I don't think Uber's estimated time-to-arrival is a statistic on which a database vendor, or development team, should brag about. It's horribly imprecise.
Also isn't something that a (geo)sharded postgres DB with the appropriate indexes couldn't handle with aplomb. Number of orders to a given restaurant can't be more than a dozen a minute or so.
Especially as restaurants have a limit on their capacity to prepare food. You can't just spin up another instance of a staffed kitchen. Do these mobile-food-ordering apps include any kind of backdown on order acceptance e.g. "Joe's Diner is too busy right now, do you want to wait or try someplace else?"
The reason this happens is because Uber Eats and DoorDash and others have/had this concept where you’d “tip” for the delivery.
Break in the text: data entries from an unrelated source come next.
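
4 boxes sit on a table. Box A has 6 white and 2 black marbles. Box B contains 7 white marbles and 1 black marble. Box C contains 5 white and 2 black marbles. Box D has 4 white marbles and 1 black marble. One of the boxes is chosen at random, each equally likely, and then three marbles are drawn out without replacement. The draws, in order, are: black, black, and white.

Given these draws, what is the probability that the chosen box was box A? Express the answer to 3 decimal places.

0.429

The likelihood of the observed sequence under each hypothesis: P(data | box A) = (2/8)(1/7)(6/6) = 1/28; P(data | box B) = (1/8)(0/7) = 0; P(data | box C) = (2/7)(1/6)(5/5) = 1/21; P(data | box D) = (1/5)(0/4) = 0.
Multiplying each by its prior: 1/4 · 1/28 = 1/112, 1/4 · 0 = 0, 1/4 · 1/21 = 1/84, 1/4 · 0 = 0; these sum to 1/48.
So P(box A | data) = (1/112) / (1/48) = 3/7.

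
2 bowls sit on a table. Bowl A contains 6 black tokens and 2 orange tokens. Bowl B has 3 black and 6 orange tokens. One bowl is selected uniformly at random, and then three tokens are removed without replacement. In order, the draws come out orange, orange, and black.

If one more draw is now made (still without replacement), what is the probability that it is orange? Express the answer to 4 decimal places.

0.5556

Compute the likelihood of the observed sequence for each case: P(data | bowl A) = (2/8)(1/7)(6/6) = 1/28; P(data | bowl B) = (6/9)(5/8)(3/7) = 5/28.
The prior-weighted likelihoods are 1/2 · 1/28 = 1/56, 1/2 · 5/28 = 5/56; these sum to 3/28.
Dividing through by the total gives posterior P(bowl A | data) = 1/6, P(bowl B | data) = 5/6.
The predictive probability is P(orange next | data) = (0)(1/6) + (2/3)(5/6) = 5/9.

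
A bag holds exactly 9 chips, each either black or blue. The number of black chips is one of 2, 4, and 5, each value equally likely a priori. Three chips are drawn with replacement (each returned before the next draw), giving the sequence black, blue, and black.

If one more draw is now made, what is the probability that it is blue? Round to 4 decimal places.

The likelihood of the observed sequence under each hypothesis: P(data | r = 2) = (2/9)(7/9)(2/9) = 0.038409; P(data | r = 4) = (4/9)(5/9)(4/9) = 0.10974; P(data | r = 5) = (5/9)(4/9)(5/9) = 0.13717.
Multiplying each by its prior: 1/3 · 0.038409 = 0.012803, 1/3 · 0.10974 = 0.03658, 1/3 · 0.13717 = 0.045725; these sum to 0.095107.
The posterior is then P(r = 2 | data) = 0.13462, P(r = 4 | data) = 0.38462, P(r = 5 | data) = 0.48077.
The predictive probability is P(blue next | data) = (7/9)(0.13462) + (5/9)(0.38462) + (4/9)(0.48077) = 0.53205.

0.5321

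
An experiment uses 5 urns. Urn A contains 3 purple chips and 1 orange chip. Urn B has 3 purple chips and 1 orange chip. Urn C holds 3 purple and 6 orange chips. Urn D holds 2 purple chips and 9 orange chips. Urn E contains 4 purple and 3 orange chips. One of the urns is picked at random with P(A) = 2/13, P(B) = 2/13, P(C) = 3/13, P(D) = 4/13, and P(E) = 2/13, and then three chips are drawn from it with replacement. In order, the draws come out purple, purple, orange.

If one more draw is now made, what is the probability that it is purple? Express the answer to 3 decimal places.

For each hypothesis, P(data | H) works out to: P(data | urn A) = (3/4)(3/4)(1/4) = 0.14062; P(data | urn B) = (3/4)(3/4)(1/4) = 0.14062; P(data | urn C) = (3/9)(3/9)(6/9) = 0.074074; P(data | urn D) = (2/11)(2/11)(9/11) = 0.027047; P(data | urn E) = (4/7)(4/7)(3/7) = 0.13994.
Weighting by the prior gives 2/13 · 0.14062 = 0.021635, 2/13 · 0.14062 = 0.021635, 3/13 · 0.074074 = 0.017094, 4/13 · 0.027047 = 0.0083223, 2/13 · 0.13994 = 0.021529; with total 0.090215.
Dividing through by the total gives posterior P(urn A | data) = 0.23981, P(urn B | data) = 0.23981, P(urn C | data) = 0.18948, P(urn D | data) = 0.092249, P(urn E | data) = 0.23865.
So P(purple next | data) = Σ P(purple next | H) P(H | data) = (3/4)(0.23981) + (3/4)(0.23981) + (1/3)(0.18948) + (2/11)(0.092249) + (4/7)(0.23865) = 0.57602.

0.576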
Which is actually not a tip, but just a shitty way of disguising delivery fees and putting customers against the people that deliver the food. But that in turn has its background in how the restaurant business treats their workers in the USA, which has been wacky even long before these food delivery apps became a thing.
Anyway, regardless of your opinion on “tipping” and these practices the point was to say that there are additional complications with how much time it will take for your order to arrive aside from just the time it takes to prepare the food and the time it takes to travel from the restaurant to your door, even when the food has been prepared and a delivery driver is right there at the restaurant. If the “tip” is too low, or zero, your order could be left sitting on the shelf with nobody willing to pick it up. At least a few years ago it was like that.
All you need for this is a dictionary of zip codes and a rating -- normal, high, very high. Given that ZIPs are 5 digits, that's 100,000 records max, just keep it in memory, you don't even need entries for the "normal" ZIPs. Even if you went street-level, I doubt you'd catalog more than a few hundred thousand streets whose income is significantly more than the surrounding area.
All of this ignores the fact that adjusting a restaurant's prices by the customer's expected ability to pay often leads to killing demand among your most frequent and desirable clientele, but that's a different story.